Mankind has now something it has never seen before: an image of "the most mysterious objects in the universe"—the black hole. On Wednesday, six simultaneous press conferences were held around the globe, in Washington, Brussels, Santiago, Shanghai, Taipei, and Tokyo, reports Reuters. There, researchers shared the first result of the Event Horizon Telescope project, which in 2017 swiveled a network of radio telescopes worldwide to focus on the center of the galaxy Messier 87, or M87. "We now have visual evidence for a black hole," they announced. Per a tweet from the Event Horizon 'Scope, "The image shows a bright ring formed as light bends in the intense gravity around a black hole that is 6.5 billion times more massive than the Sun."

  • More numbers: Per a press release, a black hole's shadow is created by "the gravitational bending and capture of light by the event horizon," the region around a black hole from which nothing, including light, can escape. "The shadow of a black hole is the closest we can come to an image of the black hole itself, a completely dark object." In this case, "the black hole’s boundary—the event horizon from which the EHT takes its name—is around 2.5 times smaller than the shadow it casts and measures just under 40 billion km across."

  • Wild similes: NPR says trying to view it by looking into the night sky from our planet would be like trying to spot a mustard seed in Washington, DC, from Brussels. The AFP likens it to taking a picture of a pebble on the moon from Earth.
  • The observations: The telescope array known as the Event Horizon Telescope saw radio observatories on six mountains across four continents study M87 over a 10-day period in April 2017. The New York Times reports they captured so much data—5,000 trillion bytes, reports CNN—that it couldn't be sent over the internet and instead had to be transported on disks. Due to weather, the data from Antarctica couldn't be flown out until December 2017.
  • More on the challenges: The Washington Post reports those hard drives from the South Pole had to be defrosted upon their arrival at MIT. And then there's this detail: Astronomers "donned oxygen tanks and climbed three-mile-high mountains to escape the interference of Earth's atmosphere."
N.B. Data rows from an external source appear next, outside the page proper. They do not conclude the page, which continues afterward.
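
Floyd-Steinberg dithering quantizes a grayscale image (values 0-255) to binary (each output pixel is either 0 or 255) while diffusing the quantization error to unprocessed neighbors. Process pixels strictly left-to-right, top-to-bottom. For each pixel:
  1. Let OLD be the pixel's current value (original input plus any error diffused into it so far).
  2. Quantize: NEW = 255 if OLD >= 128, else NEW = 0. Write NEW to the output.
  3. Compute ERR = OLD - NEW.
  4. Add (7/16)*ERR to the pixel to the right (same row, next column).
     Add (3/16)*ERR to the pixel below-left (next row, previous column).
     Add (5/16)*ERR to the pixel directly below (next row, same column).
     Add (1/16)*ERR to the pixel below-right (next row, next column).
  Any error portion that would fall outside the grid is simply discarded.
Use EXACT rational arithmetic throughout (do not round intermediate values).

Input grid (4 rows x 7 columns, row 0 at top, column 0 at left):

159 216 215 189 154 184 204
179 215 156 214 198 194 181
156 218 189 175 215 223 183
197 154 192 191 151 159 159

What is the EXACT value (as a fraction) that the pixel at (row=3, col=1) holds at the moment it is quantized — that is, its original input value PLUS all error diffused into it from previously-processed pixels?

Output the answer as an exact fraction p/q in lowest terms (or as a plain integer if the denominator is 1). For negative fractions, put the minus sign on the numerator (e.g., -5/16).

(0,0): OLD=159 → NEW=255, ERR=-96
(0,1): OLD=174 → NEW=255, ERR=-81
(0,2): OLD=2873/16 → NEW=255, ERR=-1207/16
(0,3): OLD=39935/256 → NEW=255, ERR=-25345/256
(0,4): OLD=453369/4096 → NEW=0, ERR=453369/4096
(0,5): OLD=15232207/65536 → NEW=255, ERR=-1479473/65536
(0,6): OLD=203553193/1048576 → NEW=255, ERR=-63833687/1048576
(1,0): OLD=2141/16 → NEW=255, ERR=-1939/16
(1,1): OLD=14915/128 → NEW=0, ERR=14915/128
(1,2): OLD=654455/4096 → NEW=255, ERR=-390025/4096
(1,3): OLD=2579511/16384 → NEW=255, ERR=-1598409/16384
(1,4): OLD=188205377/1048576 → NEW=255, ERR=-79181503/1048576
(1,5): OLD=1253356473/8388608 → NEW=255, ERR=-885738567/8388608
(1,6): OLD=15350518775/134217728 → NEW=0, ERR=15350518775/134217728
(2,0): OLD=286673/2048 → NEW=255, ERR=-235567/2048
(2,1): OLD=11708851/65536 → NEW=255, ERR=-5002829/65536
(2,2): OLD=120414633/1048576 → NEW=0, ERR=120414633/1048576
(2,3): OLD=1465016721/8388608 → NEW=255, ERR=-674078319/8388608
(2,4): OLD=8747701029/67108864 → NEW=255, ERR=-8365059291/67108864
(2,5): OLD=326835262011/2147483648 → NEW=255, ERR=-220773068229/2147483648
(2,6): OLD=5743713072589/34359738368 → NEW=255, ERR=-3018020211251/34359738368
(3,0): OLD=153870265/1048576 → NEW=255, ERR=-113516615/1048576
(3,1): OLD=814741117/8388608 → NEW=0, ERR=814741117/8388608
Target (3,1): original=154, with diffused error = 814741117/8388608

Answer: 814741117/8388608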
  • About Einstein: A beautiful explainer from the Times: "The image offered a final, ringing affirmation of an idea so disturbing that even Einstein, from whose equations black holes emerged, was loath to accept it. If too much matter is crammed into one place, the cumulative force of gravity becomes overwhelming, and the place becomes an eternal trap, a black hole. Here, according to Einstein’s theory, matter, space, and time come to an end and vanish like a dream."